Menurutnya, seni pertunjukan ini sempat kehilangan panggung, namun sejarah menemukan jalannya hingga bisa kembali berjaya.
“Ketika pertunjukan sempat terhenti, para abdi dalam kehilangan panggung. Namun, sejarah selalu menemukan jalannya sendiri. Mereka bergandengan dengan para juragan Tionghoa,” kata Aria Bima, Sabtu (28/9).
Ia menjelaskan, beberapa juragan Tionghoa yang terlibat antara lain Kan Kam, Li Wat Gi, dan Li Wat Jen. Dari panggung tobong keliling, mereka mulai menerapkan sistem penghutan bayaran.
“Tidak semua pihak setuju. Di kalangan pemangku kagunan keraton Surakarta, wayang orang pemangku negara dianggap jatuh martabatnya. Dicap sebagai seni barangan, seni pengamen, bukan lagi seni istama,” tuturnya.
Meski sempat menuai penolakan, Aria Bima menyebut sejarah wayang orang tidak pernah benar-benar padam. Besarnya animo penonton mendorong Paku Buwono X membuka ruang yang lebih luas bagi pertunjukan ini.

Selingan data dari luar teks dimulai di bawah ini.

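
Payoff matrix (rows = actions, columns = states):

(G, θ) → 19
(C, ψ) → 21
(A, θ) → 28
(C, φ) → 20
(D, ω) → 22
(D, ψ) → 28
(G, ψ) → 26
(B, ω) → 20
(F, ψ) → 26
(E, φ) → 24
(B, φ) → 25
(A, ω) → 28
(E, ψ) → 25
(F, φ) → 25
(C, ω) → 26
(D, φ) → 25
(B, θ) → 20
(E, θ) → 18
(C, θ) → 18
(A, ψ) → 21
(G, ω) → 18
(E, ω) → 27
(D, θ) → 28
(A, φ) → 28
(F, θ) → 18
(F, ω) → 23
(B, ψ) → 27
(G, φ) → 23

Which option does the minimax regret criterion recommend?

Column bests: θ=28, φ=28, ψ=28, ω=28.
A regrets: 0, 0, 7, 0 → max 7
B regrets: 8, 3, 1, 8 → max 8
C regrets: 10, 8, 7, 2 → max 10
D regrets: 0, 3, 0, 6 → max 6
E regrets: 10, 4, 3, 1 → max 10
F regrets: 10, 3, 2, 5 → max 10
G regrets: 9, 5, 2, 10 → max 10
Smallest max regret = 6 → D.

D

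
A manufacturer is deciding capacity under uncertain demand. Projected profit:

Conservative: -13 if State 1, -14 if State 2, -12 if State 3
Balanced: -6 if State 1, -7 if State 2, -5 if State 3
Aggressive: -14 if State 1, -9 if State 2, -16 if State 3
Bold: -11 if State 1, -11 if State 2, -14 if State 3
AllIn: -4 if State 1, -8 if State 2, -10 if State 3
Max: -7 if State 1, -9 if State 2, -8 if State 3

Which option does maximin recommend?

Balanced

Row minima: Conservative=-14, Balanced=-7, Aggressive=-16, Bold=-14, AllIn=-10, Max=-9
Best worst-case = -7 → Balanced.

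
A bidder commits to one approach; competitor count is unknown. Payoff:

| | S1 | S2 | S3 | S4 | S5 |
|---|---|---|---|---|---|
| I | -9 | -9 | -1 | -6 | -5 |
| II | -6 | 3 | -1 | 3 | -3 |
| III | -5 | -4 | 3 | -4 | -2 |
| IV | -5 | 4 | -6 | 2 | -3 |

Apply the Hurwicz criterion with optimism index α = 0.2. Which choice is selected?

I: 0.2·(-1) + 0.8·(-9) = -7.4
II: 0.2·3 + 0.8·(-6) = -4.2
III: 0.2·3 + 0.8·(-5) = -3.4
IV: 0.2·4 + 0.8·(-6) = -4
Highest Hurwicz score = -3.4 → III.

III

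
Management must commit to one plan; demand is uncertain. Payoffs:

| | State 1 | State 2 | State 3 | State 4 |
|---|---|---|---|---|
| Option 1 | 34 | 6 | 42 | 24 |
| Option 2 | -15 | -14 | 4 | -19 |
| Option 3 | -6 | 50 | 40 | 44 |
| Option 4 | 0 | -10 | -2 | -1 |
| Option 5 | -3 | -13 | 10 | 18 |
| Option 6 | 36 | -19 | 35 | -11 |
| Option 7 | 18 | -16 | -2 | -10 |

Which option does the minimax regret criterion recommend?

Option 3

Column bests: State 1=36, State 2=50, State 3=42, State 4=44.
Option 1 regrets: 2, 44, 0, 20 → max 44
Option 2 regrets: 51, 64, 38, 63 → max 64
Option 3 regrets: 42, 0, 2, 0 → max 42
Option 4 regrets: 36, 60, 44, 45 → max 60
Option 5 regrets: 39, 63, 32, 26 → max 63
Option 6 regrets: 0, 69, 7, 55 → max 69
Option 7 regrets: 18, 66, 44, 54 → max 66
Smallest max regret = 42 → Option 3.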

“Justru karena anima penonton yang begitu besar, Paku Bono X akhirnya membuka ruang yang lebih luas. Sejak tahun 1911, ia mengizinkan rombongan wayang orang milik para juragan Tionghoa itu menggelar pertunjukan di Taman Seribu Dari secara bergantian. Di tempat gedung yang saat ini ada di belakang saya,” jelasnya.
Menurut Aria Bima, kebijakan tersebut sekaligus menandai dimulainya transformasi besar bagi kesenian wayang orang.

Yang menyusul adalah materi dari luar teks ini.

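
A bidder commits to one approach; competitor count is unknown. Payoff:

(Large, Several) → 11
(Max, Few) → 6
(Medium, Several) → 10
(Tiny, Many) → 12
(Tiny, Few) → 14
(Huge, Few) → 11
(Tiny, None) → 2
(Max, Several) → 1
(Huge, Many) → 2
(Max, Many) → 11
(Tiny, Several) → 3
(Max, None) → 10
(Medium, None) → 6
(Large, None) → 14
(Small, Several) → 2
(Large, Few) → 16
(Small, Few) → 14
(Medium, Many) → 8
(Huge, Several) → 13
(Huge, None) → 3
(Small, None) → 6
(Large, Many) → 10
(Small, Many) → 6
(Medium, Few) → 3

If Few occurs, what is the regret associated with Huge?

5

Best payoff under Few is 16.
Regret = 16 − 11 = 5.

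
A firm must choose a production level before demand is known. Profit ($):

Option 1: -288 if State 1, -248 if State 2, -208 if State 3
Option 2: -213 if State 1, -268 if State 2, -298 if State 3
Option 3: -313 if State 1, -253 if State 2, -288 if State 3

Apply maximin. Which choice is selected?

Row minima: Option 1=-288, Option 2=-298, Option 3=-313
Best worst-case = -288 → Option 1.

Option 1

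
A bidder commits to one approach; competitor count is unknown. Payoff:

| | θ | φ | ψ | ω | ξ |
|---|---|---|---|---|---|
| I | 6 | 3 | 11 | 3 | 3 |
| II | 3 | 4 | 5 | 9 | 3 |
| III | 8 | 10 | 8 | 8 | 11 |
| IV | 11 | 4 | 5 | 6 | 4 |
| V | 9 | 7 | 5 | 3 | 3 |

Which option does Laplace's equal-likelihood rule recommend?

Row averages: I=5.2, II=4.8, III=9, IV=6, V=5.4
Highest average = 9 → III.

III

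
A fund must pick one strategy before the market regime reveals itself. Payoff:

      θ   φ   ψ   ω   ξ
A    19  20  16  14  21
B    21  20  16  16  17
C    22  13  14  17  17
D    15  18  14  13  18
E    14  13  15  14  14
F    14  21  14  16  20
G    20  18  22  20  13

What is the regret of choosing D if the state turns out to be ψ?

8

Best payoff under ψ is 22.
Regret = 22 − 14 = 8.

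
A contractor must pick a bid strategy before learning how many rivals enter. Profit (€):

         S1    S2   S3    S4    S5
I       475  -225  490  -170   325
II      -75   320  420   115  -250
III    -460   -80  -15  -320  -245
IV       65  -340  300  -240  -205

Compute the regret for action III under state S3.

505

Best payoff under S3 is 490.
Regret = 490 − (-15) = 505.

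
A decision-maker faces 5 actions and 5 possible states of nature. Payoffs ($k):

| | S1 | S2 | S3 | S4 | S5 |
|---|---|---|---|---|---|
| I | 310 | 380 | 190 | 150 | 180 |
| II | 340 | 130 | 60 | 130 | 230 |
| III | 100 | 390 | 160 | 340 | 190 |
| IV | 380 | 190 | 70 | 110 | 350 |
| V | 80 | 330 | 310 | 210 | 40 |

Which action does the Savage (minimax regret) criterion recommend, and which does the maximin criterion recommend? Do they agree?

Column bests: S1=380, S2=390, S3=310, S4=340, S5=350.
I regrets: 70, 10, 120, 190, 170 → max 190
II regrets: 40, 260, 250, 210, 120 → max 260
III regrets: 280, 0, 150, 0, 160 → max 280
IV regrets: 0, 200, 240, 230, 0 → max 240
V regrets: 300, 60, 0, 130, 310 → max 310
Smallest max regret = 190 → I.
Row minima: I=150, II=60, III=100, IV=70, V=40
Best worst-case = 150 → I.

minimax regret → I; maximin → I (agree)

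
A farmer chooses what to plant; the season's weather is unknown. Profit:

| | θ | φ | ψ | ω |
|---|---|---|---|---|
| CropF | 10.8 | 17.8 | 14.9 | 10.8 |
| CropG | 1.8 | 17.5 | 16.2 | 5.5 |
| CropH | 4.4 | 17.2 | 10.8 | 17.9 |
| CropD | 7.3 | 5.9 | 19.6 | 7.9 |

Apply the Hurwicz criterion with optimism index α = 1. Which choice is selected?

CropD

CropF: 1·17.8 + 0·10.8 = 17.8
CropG: 1·17.5 + 0·1.8 = 17.5
CropH: 1·17.9 + 0·4.4 = 17.9
CropD: 1·19.6 + 0·5.9 = 19.6
Highest Hurwicz score = 19.6 → CropD.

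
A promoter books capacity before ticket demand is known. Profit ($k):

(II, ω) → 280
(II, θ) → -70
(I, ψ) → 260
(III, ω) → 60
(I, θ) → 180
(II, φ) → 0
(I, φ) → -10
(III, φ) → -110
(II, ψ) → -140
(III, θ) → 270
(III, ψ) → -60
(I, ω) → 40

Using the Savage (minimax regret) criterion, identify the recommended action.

Column bests: θ=270, φ=0, ψ=260, ω=280.
I regrets: 90, 10, 0, 240 → max 240
II regrets: 340, 0, 400, 0 → max 400
III regrets: 0, 110, 320, 220 → max 320
Smallest max regret = 240 → I.

I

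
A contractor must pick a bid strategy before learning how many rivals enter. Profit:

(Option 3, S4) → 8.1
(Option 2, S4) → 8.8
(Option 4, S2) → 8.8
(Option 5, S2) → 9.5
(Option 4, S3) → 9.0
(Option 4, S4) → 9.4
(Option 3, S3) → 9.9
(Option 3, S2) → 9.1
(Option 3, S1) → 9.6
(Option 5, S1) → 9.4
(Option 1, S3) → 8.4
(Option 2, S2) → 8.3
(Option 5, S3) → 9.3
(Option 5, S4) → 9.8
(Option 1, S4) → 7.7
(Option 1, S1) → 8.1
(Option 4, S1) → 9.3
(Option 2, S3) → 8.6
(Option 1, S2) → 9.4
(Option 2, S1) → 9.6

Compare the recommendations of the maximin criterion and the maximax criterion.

Row minima: Option 1=7.7, Option 2=8.3, Option 3=8.1, Option 4=8.8, Option 5=9.3
Best worst-case = 9.3 → Option 5.
Row maxima: Option 1=9.4, Option 2=9.6, Option 3=9.9, Option 4=9.4, Option 5=9.8
Best best-case = 9.9 → Option 3.

maximin → Option 5; maximax → Option 3 (disagree)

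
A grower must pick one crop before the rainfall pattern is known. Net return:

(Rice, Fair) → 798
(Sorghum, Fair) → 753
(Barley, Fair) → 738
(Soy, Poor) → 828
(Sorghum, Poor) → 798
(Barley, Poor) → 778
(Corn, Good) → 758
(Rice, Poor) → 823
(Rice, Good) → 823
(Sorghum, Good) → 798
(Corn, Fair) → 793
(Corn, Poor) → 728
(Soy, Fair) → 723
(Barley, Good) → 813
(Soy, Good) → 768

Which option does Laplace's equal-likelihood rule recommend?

Row averages: Sorghum=783, Corn=2279/3, Soy=773, Barley=2329/3, Rice=2444/3
Highest average = 2444/3 → Rice.

Rice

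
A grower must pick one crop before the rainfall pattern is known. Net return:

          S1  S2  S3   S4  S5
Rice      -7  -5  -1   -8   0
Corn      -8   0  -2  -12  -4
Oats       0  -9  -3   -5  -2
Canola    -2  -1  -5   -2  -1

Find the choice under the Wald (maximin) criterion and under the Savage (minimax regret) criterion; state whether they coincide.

maximin → Canola; minimax regret → Canola (agree)

Row minima: Rice=-8, Corn=-12, Oats=-9, Canola=-5
Best worst-case = -5 → Canola.
Column bests: S1=0, S2=0, S3=-1, S4=-2, S5=0.
Rice regrets: 7, 5, 0, 6, 0 → max 7
Corn regrets: 8, 0, 1, 10, 4 → max 10
Oats regrets: 0, 9, 2, 3, 2 → max 9
Canola regrets: 2, 1, 4, 0, 1 → max 4
Smallest max regret = 4 → Canola.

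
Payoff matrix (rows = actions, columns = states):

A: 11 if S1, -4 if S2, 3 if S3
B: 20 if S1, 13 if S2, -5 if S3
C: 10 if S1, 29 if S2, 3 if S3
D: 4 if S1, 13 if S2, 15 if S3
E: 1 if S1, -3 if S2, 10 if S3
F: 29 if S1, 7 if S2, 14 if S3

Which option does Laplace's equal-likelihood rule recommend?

Row averages: A=10/3, B=28/3, C=14, D=32/3, E=8/3, F=50/3
Highest average = 50/3 → F.

F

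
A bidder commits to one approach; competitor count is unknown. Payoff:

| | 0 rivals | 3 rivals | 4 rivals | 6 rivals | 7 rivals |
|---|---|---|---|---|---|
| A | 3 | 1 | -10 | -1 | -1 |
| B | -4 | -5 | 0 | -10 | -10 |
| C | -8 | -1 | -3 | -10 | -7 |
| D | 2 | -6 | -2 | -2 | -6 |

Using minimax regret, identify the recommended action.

D

Column bests: 0 rivals=3, 3 rivals=1, 4 rivals=0, 6 rivals=-1, 7 rivals=-1.
A regrets: 0, 0, 10, 0, 0 → max 10
B regrets: 7, 6, 0, 9, 9 → max 9
C regrets: 11, 2, 3, 9, 6 → max 11
D regrets: 1, 7, 2, 1, 5 → max 7
Smallest max regret = 7 → D.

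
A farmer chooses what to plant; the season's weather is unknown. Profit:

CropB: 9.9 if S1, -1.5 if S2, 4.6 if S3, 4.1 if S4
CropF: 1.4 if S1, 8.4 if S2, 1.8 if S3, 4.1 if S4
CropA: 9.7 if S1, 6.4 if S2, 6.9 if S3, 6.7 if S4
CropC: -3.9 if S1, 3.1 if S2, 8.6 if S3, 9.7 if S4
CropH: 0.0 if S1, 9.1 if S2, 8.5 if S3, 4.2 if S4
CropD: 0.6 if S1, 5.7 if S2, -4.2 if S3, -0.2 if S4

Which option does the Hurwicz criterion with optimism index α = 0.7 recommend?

CropB: 0.7·9.9 + 0.3·(-1.5) = 6.48
CropF: 0.7·8.4 + 0.3·1.4 = 6.3
CropA: 0.7·9.7 + 0.3·6.4 = 8.71
CropC: 0.7·9.7 + 0.3·(-3.9) = 5.62
CropH: 0.7·9.1 + 0.3·0.0 = 6.37
CropD: 0.7·5.7 + 0.3·(-4.2) = 2.73
Highest Hurwicz score = 8.71 → CropA.

CropA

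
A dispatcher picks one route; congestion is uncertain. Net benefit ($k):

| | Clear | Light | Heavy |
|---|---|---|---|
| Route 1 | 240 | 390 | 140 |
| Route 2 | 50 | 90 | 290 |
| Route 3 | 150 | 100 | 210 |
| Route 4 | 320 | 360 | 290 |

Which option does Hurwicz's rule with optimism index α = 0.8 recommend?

Route 1: 0.8·390 + 0.2·140 = 340
Route 2: 0.8·290 + 0.2·50 = 242
Route 3: 0.8·210 + 0.2·100 = 188
Route 4: 0.8·360 + 0.2·290 = 346
Highest Hurwicz score = 346 → Route 4.

Route 4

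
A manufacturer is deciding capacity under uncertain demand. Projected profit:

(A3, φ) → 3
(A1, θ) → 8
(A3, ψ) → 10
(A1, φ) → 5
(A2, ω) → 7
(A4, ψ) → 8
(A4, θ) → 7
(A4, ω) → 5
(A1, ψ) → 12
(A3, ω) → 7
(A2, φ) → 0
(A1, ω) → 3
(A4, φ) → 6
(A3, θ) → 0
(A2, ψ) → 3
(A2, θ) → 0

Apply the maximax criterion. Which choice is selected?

A1

Row maxima: A1=12, A2=7, A3=10, A4=8
Best best-case = 12 → A1.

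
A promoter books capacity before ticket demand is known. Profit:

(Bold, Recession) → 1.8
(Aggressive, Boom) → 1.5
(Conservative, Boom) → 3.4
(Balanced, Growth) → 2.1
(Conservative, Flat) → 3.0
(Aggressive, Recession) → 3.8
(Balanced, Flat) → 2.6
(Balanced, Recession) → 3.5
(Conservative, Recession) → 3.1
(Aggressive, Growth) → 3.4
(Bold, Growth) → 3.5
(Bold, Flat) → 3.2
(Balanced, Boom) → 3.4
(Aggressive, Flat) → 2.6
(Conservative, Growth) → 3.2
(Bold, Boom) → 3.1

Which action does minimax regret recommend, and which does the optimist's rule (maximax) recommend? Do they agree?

minimax regret → Conservative; maximax → Aggressive (disagree)

Column bests: Recession=3.8, Flat=3.2, Growth=3.5, Boom=3.4.
Conservative regrets: 0.7, 0.2, 0.3, 0.0 → max 0.7
Balanced regrets: 0.3, 0.6, 1.4, 0.0 → max 1.4
Aggressive regrets: 0.0, 0.6, 0.1, 1.9 → max 1.9
Bold regrets: 2.0, 0.0, 0.0, 0.3 → max 2.0
Smallest max regret = 0.7 → Conservative.
Row maxima: Conservative=3.4, Balanced=3.5, Aggressive=3.8, Bold=3.5
Best best-case = 3.8 → Aggressive.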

“Wayang orang tetap dengan menarik bayaran dari penonton. Transformasi ini menjadi pintu masuk babak baru dalam sejarah wayang orang di Solo,” ungkapnya.

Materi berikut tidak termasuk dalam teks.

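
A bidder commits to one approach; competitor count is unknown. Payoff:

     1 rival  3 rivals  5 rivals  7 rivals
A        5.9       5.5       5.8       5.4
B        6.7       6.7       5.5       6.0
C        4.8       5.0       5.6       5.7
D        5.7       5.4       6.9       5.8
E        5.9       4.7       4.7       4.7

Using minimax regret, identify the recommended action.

Column bests: 1 rival=6.7, 3 rivals=6.7, 5 rivals=6.9, 7 rivals=6.0.
A regrets: 0.8, 1.2, 1.1, 0.6 → max 1.2
B regrets: 0.0, 0.0, 1.4, 0.0 → max 1.4
C regrets: 1.9, 1.7, 1.3, 0.3 → max 1.9
D regrets: 1.0, 1.3, 0.0, 0.2 → max 1.3
E regrets: 0.8, 2.0, 2.2, 1.3 → max 2.2
Smallest max regret = 1.2 → A.

A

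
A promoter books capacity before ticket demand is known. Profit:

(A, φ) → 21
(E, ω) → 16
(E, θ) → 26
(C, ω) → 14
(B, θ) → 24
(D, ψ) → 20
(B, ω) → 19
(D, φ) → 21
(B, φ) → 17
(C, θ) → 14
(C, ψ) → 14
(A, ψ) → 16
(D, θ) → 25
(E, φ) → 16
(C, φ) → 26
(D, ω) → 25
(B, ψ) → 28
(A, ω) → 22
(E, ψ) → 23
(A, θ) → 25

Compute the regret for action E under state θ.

Best payoff under θ is 26.
Regret = 26 − 26 = 0.

0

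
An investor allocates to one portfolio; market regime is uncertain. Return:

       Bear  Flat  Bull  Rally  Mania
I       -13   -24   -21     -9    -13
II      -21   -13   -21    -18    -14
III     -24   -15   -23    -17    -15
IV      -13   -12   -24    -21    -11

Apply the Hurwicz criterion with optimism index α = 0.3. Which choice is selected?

I: 0.3·(-9) + 0.7·(-24) = -19.5
II: 0.3·(-13) + 0.7·(-21) = -18.6
III: 0.3·(-15) + 0.7·(-24) = -21.3
IV: 0.3·(-11) + 0.7·(-24) = -20.1
Highest Hurwicz score = -18.6 → II.

II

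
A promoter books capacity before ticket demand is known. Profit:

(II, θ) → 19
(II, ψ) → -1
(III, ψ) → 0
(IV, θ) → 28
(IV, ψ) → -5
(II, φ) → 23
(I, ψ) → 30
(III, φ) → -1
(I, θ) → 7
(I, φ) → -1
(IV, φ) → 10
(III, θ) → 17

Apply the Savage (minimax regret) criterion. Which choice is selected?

I

Column bests: θ=28, φ=23, ψ=30.
I regrets: 21, 24, 0 → max 24
II regrets: 9, 0, 31 → max 31
III regrets: 11, 24, 30 → max 30
IV regrets: 0, 13, 35 → max 35
Smallest max regret = 24 → I.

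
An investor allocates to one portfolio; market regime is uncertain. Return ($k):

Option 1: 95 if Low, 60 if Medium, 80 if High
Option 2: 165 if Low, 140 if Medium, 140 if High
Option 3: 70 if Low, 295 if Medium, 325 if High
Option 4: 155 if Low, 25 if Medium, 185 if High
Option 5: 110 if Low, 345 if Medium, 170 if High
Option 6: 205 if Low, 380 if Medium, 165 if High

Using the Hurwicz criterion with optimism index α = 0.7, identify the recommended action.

Option 1: 0.7·95 + 0.3·60 = 84.5
Option 2: 0.7·165 + 0.3·140 = 157.5
Option 3: 0.7·325 + 0.3·70 = 248.5
Option 4: 0.7·185 + 0.3·25 = 137
Option 5: 0.7·345 + 0.3·110 = 274.5
Option 6: 0.7·380 + 0.3·165 = 315.5
Highest Hurwicz score = 315.5 → Option 6.

Option 6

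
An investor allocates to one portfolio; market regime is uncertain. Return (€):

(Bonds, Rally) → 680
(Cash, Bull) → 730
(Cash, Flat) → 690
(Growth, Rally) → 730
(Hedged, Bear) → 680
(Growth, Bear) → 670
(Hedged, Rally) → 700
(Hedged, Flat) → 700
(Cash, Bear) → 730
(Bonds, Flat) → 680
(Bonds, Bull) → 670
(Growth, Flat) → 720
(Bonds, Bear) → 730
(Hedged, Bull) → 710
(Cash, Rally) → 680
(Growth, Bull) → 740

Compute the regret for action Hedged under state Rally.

Best payoff under Rally is 730.
Regret = 730 − 700 = 30.

30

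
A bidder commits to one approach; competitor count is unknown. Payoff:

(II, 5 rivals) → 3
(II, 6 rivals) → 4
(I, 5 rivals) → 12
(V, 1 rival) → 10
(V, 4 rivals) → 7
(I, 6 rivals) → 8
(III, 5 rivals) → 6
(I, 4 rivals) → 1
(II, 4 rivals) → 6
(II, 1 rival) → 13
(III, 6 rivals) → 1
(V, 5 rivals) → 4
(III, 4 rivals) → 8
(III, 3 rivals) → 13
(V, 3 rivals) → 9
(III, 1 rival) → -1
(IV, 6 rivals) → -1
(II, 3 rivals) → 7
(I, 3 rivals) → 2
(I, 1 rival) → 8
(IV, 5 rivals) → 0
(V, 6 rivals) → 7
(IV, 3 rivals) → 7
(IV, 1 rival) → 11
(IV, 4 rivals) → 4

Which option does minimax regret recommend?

Column bests: 1 rival=13, 3 rivals=13, 4 rivals=8, 5 rivals=12, 6 rivals=8.
I regrets: 5, 11, 7, 0, 0 → max 11
II regrets: 0, 6, 2, 9, 4 → max 9
III regrets: 14, 0, 0, 6, 7 → max 14
IV regrets: 2, 6, 4, 12, 9 → max 12
V regrets: 3, 4, 1, 8, 1 → max 8
Smallest max regret = 8 → V.

V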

Melihat perkembangan itu, keraton Surakarta akhirnya memutuskan untuk mengambil peran aktif dalam pelestarian seni ini.
“Menyadari potensi seni yang luar biasa, keraton Surakarta kemudian membentuk rombongan wayang orangnya sendiri dan memainkan pertunjukan secara tetap di Taman Seribu Dari,” pungkasnya.